Development of CMOS-MEMS in-plane magnetic coils for application as a three-axis resonant magnetic sensor

Abstract

This study designs and implements a single unit three-axis magnetic sensor using the standard TSMC 0.35 µm 2P4M CMOS process. The magnetic sensor consists of springs, a proof-mass with embedded magnetic coils, and sensing electrodes. Two sets of in-plane magnetic coils respectively arranged in two orthogonal axes are realized using the stacking of metal and tungsten layers in the CMOS process. The number of turns for the proposed in-plane magnetic-coil is not restricted by the space and thin film layers of the CMOS process.

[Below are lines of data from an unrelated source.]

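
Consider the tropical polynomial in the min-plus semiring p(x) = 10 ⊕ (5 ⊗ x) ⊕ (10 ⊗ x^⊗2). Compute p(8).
p(8) = 10

A tropical monomial a ⊗ x^⊗i evaluates to a + i · x. Evaluating each term at x = 8:
  Term 0 contributes 10 + 0 · 8 = 10
  Term 1 contributes 5 + 1 · 8 = 13
  Term 2 contributes 10 + 2 · 8 = 26
p(8) = ⊕ of these = min[10, 13, 26] = 10.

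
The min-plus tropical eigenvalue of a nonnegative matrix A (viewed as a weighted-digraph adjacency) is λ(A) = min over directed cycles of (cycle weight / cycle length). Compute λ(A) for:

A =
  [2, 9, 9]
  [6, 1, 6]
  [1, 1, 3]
λ(A) = 1

Enumerate directed cycles and compute their means (weight / length). Sample:
  cycle 0 → 0: weight = 2, length = 1, mean = 2/1 ≈ 2.000
  cycle 1 → 1: weight = 1, length = 1, mean = 1/1 ≈ 1.000
  cycle 2 → 2: weight = 3, length = 1, mean = 3/1 ≈ 3.000
  cycle 0 → 1 → 0: weight = 15, length = 2, mean = 15/2 ≈ 7.500
  cycle 0 → 2 → 0: weight = 10, length = 2, mean = 10/2 ≈ 5.000
  cycle 1 → 0 → 1: weight = 15, length = 2, mean = 15/2 ≈ 7.500
Minimum mean = 1.000, attained e.g. along the cycle 1 → 1 with weight 1 and length 1. So λ(A) = 1/1 = 1.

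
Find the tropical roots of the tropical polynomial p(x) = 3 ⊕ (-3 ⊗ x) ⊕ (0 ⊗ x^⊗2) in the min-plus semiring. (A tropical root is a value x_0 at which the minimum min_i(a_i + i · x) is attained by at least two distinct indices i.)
Roots: {-3, 6}

Each tropical root is a break point of the lower envelope of the lines y = a_i + i · x (there are 3 lines, with slopes 0, 1, ..., 2). Only the lines that attain the minimum somewhere contribute to roots; other lines are dominated. Here the surviving (envelope) indices are i = 2, i = 1, i = 0.
Intersections between consecutive envelope lines give the roots: for adjacent envelope indices i < j the intersection is x = (a_i − a_j) / (j − i). Reading off the sorted break points: {-3, 6}.
Verification: at each break x_0, at least two indices attain the minimum of min_i(a_i + i · x_0).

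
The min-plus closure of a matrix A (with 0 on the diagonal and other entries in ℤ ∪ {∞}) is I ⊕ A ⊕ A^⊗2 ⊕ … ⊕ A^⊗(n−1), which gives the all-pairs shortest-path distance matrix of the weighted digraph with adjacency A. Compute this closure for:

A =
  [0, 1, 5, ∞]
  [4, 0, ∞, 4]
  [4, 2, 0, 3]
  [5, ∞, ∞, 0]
Closure =
  [0, 1, 5, 5]
  [4, 0, 9, 4]
  [4, 2, 0, 3]
  [5, 6, 10, 0]

This is the Floyd-Warshall all-pairs shortest-path computation. For each intermediate vertex k = 0, 1, …, 3, update dist[i][j] ← min(dist[i][j], dist[i][k] + dist[k][j]). The final matrix gives, for each (i, j), the minimum total weight of any directed path from i to j (possibly empty when i = j).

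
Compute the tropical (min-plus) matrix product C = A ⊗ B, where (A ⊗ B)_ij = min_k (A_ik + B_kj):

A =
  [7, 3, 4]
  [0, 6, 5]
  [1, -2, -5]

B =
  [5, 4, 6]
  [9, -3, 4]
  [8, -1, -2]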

The magnetic coils could respectively generate Lorentz and electromagnetic forces by out-of-plane and in-plane magnetic fields to excite the spring–mass structure. Capacitance sensing electrodes could detect the dynamic response of the spring–mass structure to determine the magnetic fields. Measurements indicate the typical sensitivities of the sensor are 0.21 µV µT−1 (x-axis), 0.20 µV µT−1 (y-axis), and 0.90 µV µT−1 (z-axis) at 1 atm. Moreover, the resolutions of the sensor are respectively 384 nT rtHz−1 for the x-axis, 403 nT rtHz−1 for the y-axis, and 62 nT rtHz−1 for the z-axis at 1 atm. The presented magnetic sensor could monolithically integrate with other CMOS-MEMS devices for various applications.